Snow started in surprise, hesitated, and then with a grunt shoved Tony full in the chest. Tony was knocked off balance, and his face flushed with the shock of it, of being struck. He wiped his nose hard on the back of his wrist and rocked from foot to foot.
‘Wanna fight, Harris?’ he challenged, but his voice was so changed, so squeaky, that Laurie had to look again to be sure that it was Tony speaking. ‘Wanna fight?’
‘Tony,’ Laurie pleaded, not really expecting to be heard, and pulled at his shoulder. ‘Tone!’ He shrugged her off. There were tears starting in his eyes.
‘Bus coming!’ shouted Raymond Curtis. ‘Hey! Bus coming!’
Their faces all turned towards the big silver bus bearing down on them like a sweet chariot of salvation, its rattly windows catching the sun, and in that moment Snow was fishing in his pocket for his fare and Tony was hunting about on the ground for his, and the bus was waiting in a cloud of black exhaust fumes, and they were climbing aboard. Snow was up the stairs and already had his ticket when he leant back over Raymond Curtis, who was next in line, his hand on Raymond’s shoulder, his head stuck around the door, and yelled down to Tony.
‘Everybody knows your dad was a Yankee!’ he called, and then scooted through the throng of standing passengers, burrowed like a bandicoot, down the back to safety.
Laurie found her mother in the kitchen, shelling peas.
‘Mum, what’s a VC?’ she asked.
‘Hmmm?’ said her mother, glancing back over her shoulder as the sound of muffled blows and loud thumps reached them from the living room. ‘You’ll split those cushions if you keep that up, Miranda,’ she called. ‘There’ll be kapok everywhere.’
Miranda was rarely seen the right way up. Something original in her made her view the world from odd angles, like a carpenter squinting along a length of planed timber. She was forever tumbling, flipping, standing on her head, so that the arrangement of the features of her face – gap-toothed smile, floppy fringe, chin dimple, sly eyes – became loose and confused in Laurie’s mind, detached one from another, free-floating. Miranda could assemble herself in a twinkling this way, that way, as if from a magician’s sleeve. Then, hey presto! Miranda scrambled!
‘VC. What’s a VC?’
Thump! went Miranda in the living room. ‘Oh, it stands for Vi
ctoria Cross. Here, pet, help me with these.’

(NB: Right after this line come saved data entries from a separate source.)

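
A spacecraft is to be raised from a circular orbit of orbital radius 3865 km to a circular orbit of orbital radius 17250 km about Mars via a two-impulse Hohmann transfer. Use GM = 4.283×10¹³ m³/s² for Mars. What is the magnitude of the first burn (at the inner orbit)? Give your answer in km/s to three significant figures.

Δv ≈ 0.926 km/s

r₁ = 3865 km = 3.865×10⁶ m.
r₂ = 17250 km = 1.725×10⁷ m.
Transfer ellipse a_t = (r₁ + r₂)/2 = 1.056×10⁷ m.
At r₁: circular v_c1 = √(μ/r₁) = 3329 m/s; transfer-periapsis v_p = √[μ(2/r₁ − 1/a_t)] = 4255 m/s.
Δv₁ = v_p − v_c1 = 926.2 m/s.
= 0.9262 km/s.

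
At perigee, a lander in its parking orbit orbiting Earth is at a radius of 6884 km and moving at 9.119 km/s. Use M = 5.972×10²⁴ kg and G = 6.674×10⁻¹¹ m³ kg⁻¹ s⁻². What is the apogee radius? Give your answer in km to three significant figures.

μ = GM = 6.674×10⁻¹¹ × 5.972×10²⁴ = 3.986×10¹⁴ m³/s².
r_p = 6.884×10⁶ m.
Specific energy ε = v²/2 − μ/r = -1.632×10⁷ J/kg, so a = −μ/(2ε) = 1.221×10⁷ m.
The apsides satisfy r_p + r_a = 2a, so the apogee radius is 2a − r_p = 1.754×10⁷ m = 17538 km.

apogee radius ≈ 17500 km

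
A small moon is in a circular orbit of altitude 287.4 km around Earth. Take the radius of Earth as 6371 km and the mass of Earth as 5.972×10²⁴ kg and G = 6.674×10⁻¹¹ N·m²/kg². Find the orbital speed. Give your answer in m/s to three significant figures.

μ = GM = 6.674×10⁻¹¹ × 5.972×10²⁴ = 3.986×10¹⁴ m³/s².
r = 6371 + 287.4 = 6658.4 km = 6.6584×10⁶ m.
For a circular orbit v = √(μ/r) = √(3.986×10¹⁴ / 6.658×10⁶) = √(5.986×10⁷) = 7737 m/s.

v ≈ 7740 m/s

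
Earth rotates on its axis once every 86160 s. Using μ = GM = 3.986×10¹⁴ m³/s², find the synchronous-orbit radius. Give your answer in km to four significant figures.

A synchronous orbit has period T, so by Kepler's third law a = (μT²/4π²)^(1/3).
μT²/4π² = 3.986×10¹⁴ × (8.616×10⁴)² / 39.48 = 7.495×10²² m³.
a = 4.216×10⁷ m = 42163 km.

r_sync ≈ 42160 km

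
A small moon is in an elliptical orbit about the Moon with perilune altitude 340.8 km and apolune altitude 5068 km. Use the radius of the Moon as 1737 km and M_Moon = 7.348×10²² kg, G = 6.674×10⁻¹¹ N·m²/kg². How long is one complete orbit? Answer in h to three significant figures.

T ≈ 7.38 h

μ = GM = 6.674×10⁻¹¹ × 7.348×10²² = 4.904×10¹² m³/s².
r_p = 1737 + 340.8 = 2077.8 km = 2.0778×10⁶ m.
r_a = 1737 + 5068 = 6805.0 km = 6.8050×10⁶ m.
Semi-major axis a = (r_p + r_a)/2 = (2077.8 + 6805.0)/2 = 4441.4 km = 4.441×10⁶ m.
By Kepler's third law T = 2π√(a³/μ) = 2π × 4.227×10³ = 2.656×10⁴ s.
= 7.377 h.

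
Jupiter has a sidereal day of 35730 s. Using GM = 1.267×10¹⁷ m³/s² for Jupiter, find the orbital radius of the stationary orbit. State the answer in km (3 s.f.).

r_sync ≈ 1.60×10⁵ km

A synchronous orbit has period T, so by Kepler's third law a = (μT²/4π²)^(1/3).
μT²/4π² = 1.267×10¹⁷ × (3.573×10⁴)² / 39.48 = 4.097×10²⁴ m³.
a = 1.600×10⁸ m = 1.6002×10⁵ km.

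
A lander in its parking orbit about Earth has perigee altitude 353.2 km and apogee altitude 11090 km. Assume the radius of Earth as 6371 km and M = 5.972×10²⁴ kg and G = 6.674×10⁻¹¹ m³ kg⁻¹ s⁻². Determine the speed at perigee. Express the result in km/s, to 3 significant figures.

μ = GM = 6.674×10⁻¹¹ × 5.972×10²⁴ = 3.986×10¹⁴ m³/s².
r_p = 6371 + 353.2 = 6724.2 km = 6.7242×10⁶ m.
r_a = 6371 + 11090 = 17461 km = 1.7461×10⁷ m.
Semi-major axis a = (r_p + r_a)/2 = 12093 km = 1.209×10⁷ m.
Vis-viva: v² = μ(2/r − 1/a) = 3.986×10¹⁴ × (2.974×10⁻⁷ − 8.270×10⁻⁸) = 8.559×10⁷ m²/s².
v = 9251 m/s = 9.251 km/s.

v ≈ 9.25 km/s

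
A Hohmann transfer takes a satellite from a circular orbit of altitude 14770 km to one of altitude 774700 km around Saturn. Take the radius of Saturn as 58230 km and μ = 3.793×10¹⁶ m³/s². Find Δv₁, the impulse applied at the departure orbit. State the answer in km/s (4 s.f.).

Δv ≈ 8.116 km/s

r₁ = 58230 + 14770 = 73000 km = 7.3000×10⁷ m.
r₂ = 58230 + 774700 = 832930 km = 8.3293×10⁸ m.
Transfer ellipse a_t = (r₁ + r₂)/2 = 4.530×10⁸ m.
At r₁: circular v_c1 = √(μ/r₁) = 22790 m/s; transfer-perikrone v_p = √[μ(2/r₁ − 1/a_t)] = 30910 m/s.
Δv₁ = v_p − v_c1 = 8116 m/s.
= 8.116 km/s.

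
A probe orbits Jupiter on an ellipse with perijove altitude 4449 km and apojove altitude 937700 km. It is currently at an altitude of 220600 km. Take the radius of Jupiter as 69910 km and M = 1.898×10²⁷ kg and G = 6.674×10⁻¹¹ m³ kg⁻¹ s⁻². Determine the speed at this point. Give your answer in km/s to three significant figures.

μ = GM = 6.674×10⁻¹¹ × 1.898×10²⁷ = 1.267×10¹⁷ m³/s².
r_p = 69910 + 4449 = 74359 km = 7.4359×10⁷ m.
r_a = 69910 + 937700 = 1007600 km = 1.0076×10⁹ m.
r = 69910 + 220600 = 2.9051×10⁵ km = 2.905×10⁸ m.
Semi-major axis a = (r_p + r_a)/2 = 5.4098×10⁵ km = 5.410×10⁸ m.
Vis-viva: v² = μ(2/r − 1/a) = 1.267×10¹⁷ × (6.884×10⁻⁹ − 1.848×10⁻⁹) = 6.379×10⁸ m²/s².
v = 25260 m/s = 25.26 km/s.

v ≈ 25.3 km/s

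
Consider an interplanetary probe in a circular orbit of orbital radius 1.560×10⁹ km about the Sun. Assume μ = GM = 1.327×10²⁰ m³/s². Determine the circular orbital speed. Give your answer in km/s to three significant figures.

r = 1.560×10⁹ km = 1.560×10¹² m.
For a circular orbit v = √(μ/r) = √(1.327×10²⁰ / 1.560×10¹²) = √(8.506×10⁷) = 9223 m/s.
That is 9.223 km/s.

v ≈ 9.22 km/s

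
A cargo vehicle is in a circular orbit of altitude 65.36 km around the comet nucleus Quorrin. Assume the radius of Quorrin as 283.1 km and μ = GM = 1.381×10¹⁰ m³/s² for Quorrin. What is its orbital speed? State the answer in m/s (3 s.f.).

v ≈ 199 m/s

r = 283.1 + 65.36 = 348.46 km = 3.4846×10⁵ m.
For a circular orbit v = √(μ/r) = √(1.381×10¹⁰ / 3.485×10⁵) = √(3.963×10⁴) = 199.1 m/s.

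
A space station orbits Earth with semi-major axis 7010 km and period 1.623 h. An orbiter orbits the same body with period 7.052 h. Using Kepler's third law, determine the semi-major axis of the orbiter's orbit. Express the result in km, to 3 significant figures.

Kepler's third law: a³ ∝ T², so a₂ = a₁ (T₂/T₁)^(2/3).
T₂/T₁ = 4.345, (T₂/T₁)^(2/3) = 2.663.
a₂ = 7010 × 2.663 = 18670 km.

a₂ ≈ 18700 km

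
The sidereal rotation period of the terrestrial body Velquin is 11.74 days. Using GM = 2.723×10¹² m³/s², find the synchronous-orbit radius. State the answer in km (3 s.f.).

r_sync ≈ 41400 km

T = 11.74 days = 1.014×10⁶ s.
A synchronous orbit has period T, so by Kepler's third law a = (μT²/4π²)^(1/3).
μT²/4π² = 2.723×10¹² × (1.014×10⁶)² / 39.48 = 7.097×10²² m³.
a = 4.140×10⁷ m = 41402 km.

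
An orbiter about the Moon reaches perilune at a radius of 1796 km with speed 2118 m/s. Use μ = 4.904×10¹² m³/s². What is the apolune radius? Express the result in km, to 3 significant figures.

r_p = 1.796×10⁶ m.
Specific energy ε = v²/2 − μ/r = -4.876×10⁵ J/kg, so a = −μ/(2ε) = 5.029×10⁶ m.
The apsides satisfy r_p + r_a = 2a, so the apolune radius is 2a − r_p = 8.262×10⁶ m = 8262.5 km.

apolune radius ≈ 8260 km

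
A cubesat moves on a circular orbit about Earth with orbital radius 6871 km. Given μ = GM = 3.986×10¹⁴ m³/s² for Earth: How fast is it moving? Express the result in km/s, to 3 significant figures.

v ≈ 7.62 km/s

r = 6871 km = 6.871×10⁶ m.
For a circular orbit v = √(μ/r) = √(3.986×10¹⁴ / 6.871×10⁶) = √(5.801×10⁷) = 7617 m/s.
That is 7.617 km/s.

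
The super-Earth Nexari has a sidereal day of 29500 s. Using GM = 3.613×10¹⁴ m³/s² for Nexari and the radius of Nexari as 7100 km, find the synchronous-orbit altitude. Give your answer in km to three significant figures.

h_sync ≈ 12900 km

A synchronous orbit has period T, so by Kepler's third law a = (μT²/4π²)^(1/3).
μT²/4π² = 3.613×10¹⁴ × (2.950×10⁴)² / 39.48 = 7.964×10²¹ m³.
a = 1.997×10⁷ m = 19970 km.
Altitude h = a − R = 19970 − 7100 = 12870 km.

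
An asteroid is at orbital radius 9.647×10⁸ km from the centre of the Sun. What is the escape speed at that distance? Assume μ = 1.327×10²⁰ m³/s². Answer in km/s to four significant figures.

v_esc ≈ 16.59 km/s

r = 9.647×10⁸ km = 9.647×10¹¹ m.
Escape speed v_esc = √(2μ/r) = √(2 × 1.327×10²⁰ / 9.647×10¹¹) = √(2.751×10⁸) = 16590 m/s.
= 16.59 km/s.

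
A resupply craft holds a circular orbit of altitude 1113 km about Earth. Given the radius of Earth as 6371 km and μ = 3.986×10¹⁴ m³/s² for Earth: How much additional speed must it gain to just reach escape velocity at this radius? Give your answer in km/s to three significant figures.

Δv ≈ 3.02 km/s

r = 6371 + 1113 = 7484.0 km = 7.4840×10⁶ m.
Circular speed v_c = √(μ/r) = 7298 m/s.
Escape speed v_esc = √(2μ/r) = √2 × v_c = 10320 m/s.
Δv = v_esc − v_c = 3023 m/s = 3.023 km/s.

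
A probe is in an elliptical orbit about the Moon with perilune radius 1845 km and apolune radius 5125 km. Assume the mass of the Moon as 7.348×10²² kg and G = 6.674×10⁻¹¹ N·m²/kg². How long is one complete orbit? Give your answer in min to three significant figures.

μ = GM = 6.674×10⁻¹¹ × 7.348×10²² = 4.904×10¹² m³/s².
Semi-major axis a = (r_p + r_a)/2 = (1845.0 + 5125.0)/2 = 3485.0 km = 3.485×10⁶ m.
By Kepler's third law T = 2π√(a³/μ) = 2π × 2.938×10³ = 1.846×10⁴ s.
= 307.6 min.

T ≈ 308 min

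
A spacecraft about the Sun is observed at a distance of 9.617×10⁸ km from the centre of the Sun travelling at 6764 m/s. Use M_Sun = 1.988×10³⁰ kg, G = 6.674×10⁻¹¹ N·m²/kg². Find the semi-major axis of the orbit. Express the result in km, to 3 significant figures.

μ = GM = 6.674×10⁻¹¹ × 1.988×10³⁰ = 1.327×10²⁰ m³/s².
r = 9.617×10¹¹ m.
Specific orbital energy ε = v²/2 − μ/r = (6764)²/2 − 1.327×10²⁰/9.617×10¹¹ = -1.151×10⁸ J/kg.
Since ε = −μ/(2a), a = −μ/(2ε) = 5.764×10¹¹ m = 5.7643×10⁸ km.

a ≈ 5.76×10⁸ km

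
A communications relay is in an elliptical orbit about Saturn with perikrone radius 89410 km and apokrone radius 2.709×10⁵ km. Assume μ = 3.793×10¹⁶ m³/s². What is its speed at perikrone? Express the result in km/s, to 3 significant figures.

v ≈ 25.3 km/s

Semi-major axis a = (r_p + r_a)/2 = 1.8016×10⁵ km = 1.802×10⁸ m.
Vis-viva: v² = μ(2/r − 1/a) = 3.793×10¹⁶ × (2.237×10⁻⁸ − 5.551×10⁻⁹) = 6.379×10⁸ m²/s².
v = 25260 m/s = 25.26 km/s.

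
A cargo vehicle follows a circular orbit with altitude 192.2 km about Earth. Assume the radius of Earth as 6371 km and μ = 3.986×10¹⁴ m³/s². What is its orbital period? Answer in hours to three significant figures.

T ≈ 1.47 hours

r = 6371 + 192.2 = 6563.2 km = 6.5632×10⁶ m.
Kepler's third law: T = 2π√(r³/μ) = 2π√((6.563×10⁶)³ / 3.986×10¹⁴).
r³/μ = 7.093×10⁵ s², so T = 2π × 8.422×10² = 5.292×10³ s.
Converting: 5.292×10³ s ÷ 3600 = 1.470 hours.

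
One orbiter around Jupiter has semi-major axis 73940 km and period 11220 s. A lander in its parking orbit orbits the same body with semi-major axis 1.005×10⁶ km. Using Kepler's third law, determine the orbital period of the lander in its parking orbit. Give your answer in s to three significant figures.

T₂ ≈ 5.62×10⁵ s

Kepler's third law: T² ∝ a³, so T₂ = T₁ (a₂/a₁)^(3/2).
a₂/a₁ = 13.59, (a₂/a₁)^(3/2) = 50.11.
T₂ = 11220 × 50.11 = 5.622×10⁵ s.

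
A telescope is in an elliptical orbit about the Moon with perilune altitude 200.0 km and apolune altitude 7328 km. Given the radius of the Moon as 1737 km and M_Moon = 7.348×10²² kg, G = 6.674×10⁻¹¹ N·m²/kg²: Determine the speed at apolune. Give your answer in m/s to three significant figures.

μ = GM = 6.674×10⁻¹¹ × 7.348×10²² = 4.904×10¹² m³/s².
r_p = 1737 + 200.0 = 1937.0 km = 1.9370×10⁶ m.
r_a = 1737 + 7328 = 9065.0 km = 9.0650×10⁶ m.
Semi-major axis a = (r_p + r_a)/2 = 5501.0 km = 5.501×10⁶ m.
Vis-viva: v² = μ(2/r − 1/a) = 4.904×10¹² × (2.206×10⁻⁷ − 1.818×10⁻⁷) = 1.905×10⁵ m²/s².
v = 436.5 m/s.

v ≈ 436 m/s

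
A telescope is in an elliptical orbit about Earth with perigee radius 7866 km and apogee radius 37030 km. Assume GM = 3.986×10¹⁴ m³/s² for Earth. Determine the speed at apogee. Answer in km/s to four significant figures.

Semi-major axis a = (r_p + r_a)/2 = 22448 km = 2.245×10⁷ m.
Vis-viva: v² = μ(2/r − 1/a) = 3.986×10¹⁴ × (5.401×10⁻⁸ − 4.455×10⁻⁸) = 3.772×10⁶ m²/s².
v = 1942 m/s = 1.942 km/s.

v ≈ 1.942 km/s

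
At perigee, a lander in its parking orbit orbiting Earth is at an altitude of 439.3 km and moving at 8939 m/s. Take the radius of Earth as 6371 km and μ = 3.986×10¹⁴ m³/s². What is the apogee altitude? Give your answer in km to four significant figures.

r_p = 6371 + 439.3 = 6810.3 km = 6.810×10⁶ m.
Specific energy ε = v²/2 − μ/r = -1.858×10⁷ J/kg, so a = −μ/(2ε) = 1.073×10⁷ m.
The apsides satisfy r_p + r_a = 2a, so the apogee radius is 2a − r_p = 1.465×10⁷ m = 14647 km.
Apogee altitude = 14647 − 6371 = 8276.3 km.

apogee altitude ≈ 8276 km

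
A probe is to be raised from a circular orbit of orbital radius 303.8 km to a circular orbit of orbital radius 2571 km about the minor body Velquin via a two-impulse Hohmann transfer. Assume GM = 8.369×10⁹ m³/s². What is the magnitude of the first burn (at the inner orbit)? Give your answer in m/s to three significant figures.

Δv ≈ 56.0 m/s

r₁ = 303.8 km = 3.038×10⁵ m.
r₂ = 2571 km = 2.571×10⁶ m.
Transfer ellipse a_t = (r₁ + r₂)/2 = 1.437×10⁶ m.
At r₁: circular v_c1 = √(μ/r₁) = 166.0 m/s; transfer-periapsis v_p = √[μ(2/r₁ − 1/a_t)] = 222.0 m/s.
Δv₁ = v_p − v_c1 = 56.00 m/s.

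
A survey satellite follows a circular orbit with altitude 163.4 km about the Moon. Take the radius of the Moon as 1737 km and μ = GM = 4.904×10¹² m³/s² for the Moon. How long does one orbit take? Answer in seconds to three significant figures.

T ≈ 7430 seconds

r = 1737 + 163.4 = 1900.4 km = 1.9004×10⁶ m.
Kepler's third law: T = 2π√(r³/μ) = 2π√((1.900×10⁶)³ / 4.904×10¹²).
r³/μ = 1.400×10⁶ s², so T = 2π × 1.183×10³ = 7.433×10³ s.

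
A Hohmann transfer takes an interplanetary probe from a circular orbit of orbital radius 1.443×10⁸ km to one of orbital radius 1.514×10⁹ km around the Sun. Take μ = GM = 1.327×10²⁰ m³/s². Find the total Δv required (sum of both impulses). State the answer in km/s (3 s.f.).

r₁ = 1.443×10⁸ km = 1.443×10¹¹ m.
r₂ = 1.514×10⁹ km = 1.514×10¹² m.
Transfer ellipse a_t = (r₁ + r₂)/2 = 8.292×10¹¹ m.
At r₁: circular v_c1 = √(μ/r₁) = 30330 m/s; transfer-perihelion v_p = √[μ(2/r₁ − 1/a_t)] = 40980 m/s.
Δv₁ = v_p − v_c1 = 10650 m/s.
At r₂: circular v_c2 = √(μ/r₂) = 9362 m/s; transfer-aphelion v_a = √[μ(2/r₂ − 1/a_t)] = 3906 m/s.
Δv₂ = v_c2 − v_a = 5456 m/s.
Total Δv = Δv₁ + Δv₂ = 16110 m/s = 16.11 km/s.

Δv_total ≈ 16.1 km/s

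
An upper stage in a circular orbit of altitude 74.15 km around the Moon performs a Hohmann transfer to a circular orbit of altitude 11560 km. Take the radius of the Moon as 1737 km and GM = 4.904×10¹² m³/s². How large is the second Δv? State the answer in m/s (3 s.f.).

r₁ = 1737 + 74.15 = 1811.2 km = 1.8112×10⁶ m.
r₂ = 1737 + 11560 = 13297 km = 1.3297×10⁷ m.
Transfer ellipse a_t = (r₁ + r₂)/2 = 7.554×10⁶ m.
At r₁: circular v_c1 = √(μ/r₁) = 1646 m/s; transfer-perilune v_p = √[μ(2/r₁ − 1/a_t)] = 2183 m/s.
At r₂: circular v_c2 = √(μ/r₂) = 607.3 m/s; transfer-apolune v_a = √[μ(2/r₂ − 1/a_t)] = 297.4 m/s.
Δv₂ = v_c2 − v_a = 309.9 m/s.

Δv ≈ 310 m/s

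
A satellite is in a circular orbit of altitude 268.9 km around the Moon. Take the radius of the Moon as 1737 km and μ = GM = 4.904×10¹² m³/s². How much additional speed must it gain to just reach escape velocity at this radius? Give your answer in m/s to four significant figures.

r = 1737 + 268.9 = 2005.9 km = 2.0059×10⁶ m.
Circular speed v_c = √(μ/r) = 1564 m/s.
Escape speed v_esc = √(2μ/r) = √2 × v_c = 2211 m/s.
Δv = v_esc − v_c = 647.7 m/s.

Δv ≈ 647.7 m/s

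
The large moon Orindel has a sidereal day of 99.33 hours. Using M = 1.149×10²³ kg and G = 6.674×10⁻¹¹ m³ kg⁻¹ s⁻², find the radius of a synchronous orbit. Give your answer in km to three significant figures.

r_sync ≈ 29200 km

μ = GM = 6.674×10⁻¹¹ × 1.149×10²³ = 7.668×10¹² m³/s².
T = 99.33 hours = 3.576×10⁵ s.
A synchronous orbit has period T, so by Kepler's third law a = (μT²/4π²)^(1/3).
μT²/4π² = 7.668×10¹² × (3.576×10⁵)² / 39.48 = 2.484×10²² m³.
a = 2.918×10⁷ m = 29177 km.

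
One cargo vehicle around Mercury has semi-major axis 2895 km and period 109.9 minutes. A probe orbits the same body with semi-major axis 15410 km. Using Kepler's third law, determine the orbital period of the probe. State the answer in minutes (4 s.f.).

T₂ ≈ 1350 minutes

Kepler's third law: T² ∝ a³, so T₂ = T₁ (a₂/a₁)^(3/2).
a₂/a₁ = 5.323, (a₂/a₁)^(3/2) = 12.28.
T₂ = 109.9 × 12.28 = 1350 minutes.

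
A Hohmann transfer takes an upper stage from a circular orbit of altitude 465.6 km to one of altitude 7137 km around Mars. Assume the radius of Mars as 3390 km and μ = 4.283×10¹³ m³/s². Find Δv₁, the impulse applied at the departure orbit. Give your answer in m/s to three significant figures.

Δv ≈ 700 m/s

r₁ = 3390 + 465.6 = 3855.6 km = 3.8556×10⁶ m.
r₂ = 3390 + 7137 = 10527 km = 1.0527×10⁷ m.
Transfer ellipse a_t = (r₁ + r₂)/2 = 7.191×10⁶ m.
At r₁: circular v_c1 = √(μ/r₁) = 3333 m/s; transfer-periapsis v_p = √[μ(2/r₁ − 1/a_t)] = 4033 m/s.
Δv₁ = v_p − v_c1 = 699.6 m/s.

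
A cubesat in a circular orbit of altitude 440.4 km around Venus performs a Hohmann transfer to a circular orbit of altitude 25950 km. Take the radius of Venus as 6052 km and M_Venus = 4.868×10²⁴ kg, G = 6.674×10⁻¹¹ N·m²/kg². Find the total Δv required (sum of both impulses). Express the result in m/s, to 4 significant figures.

μ = GM = 6.674×10⁻¹¹ × 4.868×10²⁴ = 3.249×10¹⁴ m³/s².
r₁ = 6052 + 440.4 = 6492.4 km = 6.4924×10⁶ m.
r₂ = 6052 + 25950 = 32002 km = 3.2002×10⁷ m.
Transfer ellipse a_t = (r₁ + r₂)/2 = 1.925×10⁷ m.
At r₁: circular v_c1 = √(μ/r₁) = 7074 m/s; transfer-periapsis v_p = √[μ(2/r₁ − 1/a_t)] = 9122 m/s.
Δv₁ = v_p − v_c1 = 2048 m/s.
At r₂: circular v_c2 = √(μ/r₂) = 3186 m/s; transfer-apoapsis v_a = √[μ(2/r₂ − 1/a_t)] = 1851 m/s.
Δv₂ = v_c2 − v_a = 1336 m/s.
Total Δv = Δv₁ + Δv₂ = 3383 m/s.

Δv_total ≈ 3383 m/s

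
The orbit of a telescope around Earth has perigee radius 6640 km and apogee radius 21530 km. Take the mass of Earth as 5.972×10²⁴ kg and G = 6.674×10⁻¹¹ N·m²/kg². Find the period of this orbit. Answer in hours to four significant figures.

T ≈ 4.621 hours

μ = GM = 6.674×10⁻¹¹ × 5.972×10²⁴ = 3.986×10¹⁴ m³/s².
Semi-major axis a = (r_p + r_a)/2 = (6640.0 + 21530)/2 = 14085 km = 1.408×10⁷ m.
By Kepler's third law T = 2π√(a³/μ) = 2π × 2.648×10³ = 1.664×10⁴ s.
= 4.621 hours.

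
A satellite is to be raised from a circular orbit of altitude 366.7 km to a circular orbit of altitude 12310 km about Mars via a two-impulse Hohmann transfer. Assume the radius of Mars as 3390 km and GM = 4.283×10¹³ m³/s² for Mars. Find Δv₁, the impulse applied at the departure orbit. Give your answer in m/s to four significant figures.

Δv ≈ 912.9 m/s

r₁ = 3390 + 366.7 = 3756.7 km = 3.7567×10⁶ m.
r₂ = 3390 + 12310 = 15700 km = 1.5700×10⁷ m.
Transfer ellipse a_t = (r₁ + r₂)/2 = 9.728×10⁶ m.
At r₁: circular v_c1 = √(μ/r₁) = 3377 m/s; transfer-periapsis v_p = √[μ(2/r₁ − 1/a_t)] = 4289 m/s.
Δv₁ = v_p − v_c1 = 912.9 m/s.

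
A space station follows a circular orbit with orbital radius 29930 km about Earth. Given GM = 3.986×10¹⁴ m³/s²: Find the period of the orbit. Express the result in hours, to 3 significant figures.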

‘What’s a Victoria Cross?’
Thump.
Rosie leant back to send her voice down the hall into the living room. ‘Miranda …’ she called tiredly, and gave her attention to the peas. ‘It’s an award – a medal soldiers get for brave conduct in war. Don’t frown, Lorelei.’
Thump. ‘Tarantara!’
Laurie pressed her thumbnail into the groove that ran from stem to tip. ‘So Daddy got one?’
Rosie looked at her daughter strangely. ‘No, my pet,’ she said. ‘Very few people get the Victoria Cross. It’s a very great honour.’
Laurie was puzzled and let down. She broke the pod open and flicked the peas out with a rippling ping into the enamel bowl. So Tony must have made it up, just to have something to skite about.
‘Watch this, Mummy!’ Miranda called. And there was another thump. ‘Mum! Did ya see? That was a perfect loop-the-loop!’
Laurie picked up a second pod. The kitchen window gave a view of the old mango in the back yard; in the evening light its highest leaves were a glossy magenta. These things happened, the mango changing its leaves, the seasons passing, without the supervision of anyone. It was reassuring to remember this. Life was not like a jumping-jack, banging all over the place, going off under your heels. Things followed from other things in an orderly way. The fact of her father, her warm, air-breathing father, with his kind eyes and his silly jokes, could not be wiped like sums from a slate by the words of Snow Harris. She would ask. Tony, when she’d queried him, wanting to get the sense of it, had just swung on the hanger and said, above the bus’s roar, that Harris was a liar.
Laurie watched her mother’s pale face carefully. Her eyes were on her work, and the lids, lustrous as mother-of-pearl, kept them half-hidden. ‘Was Daddy a Yankee?’ she asked.
Rosie pulled back and looked at Laurie in surprise. ‘What?’ she said.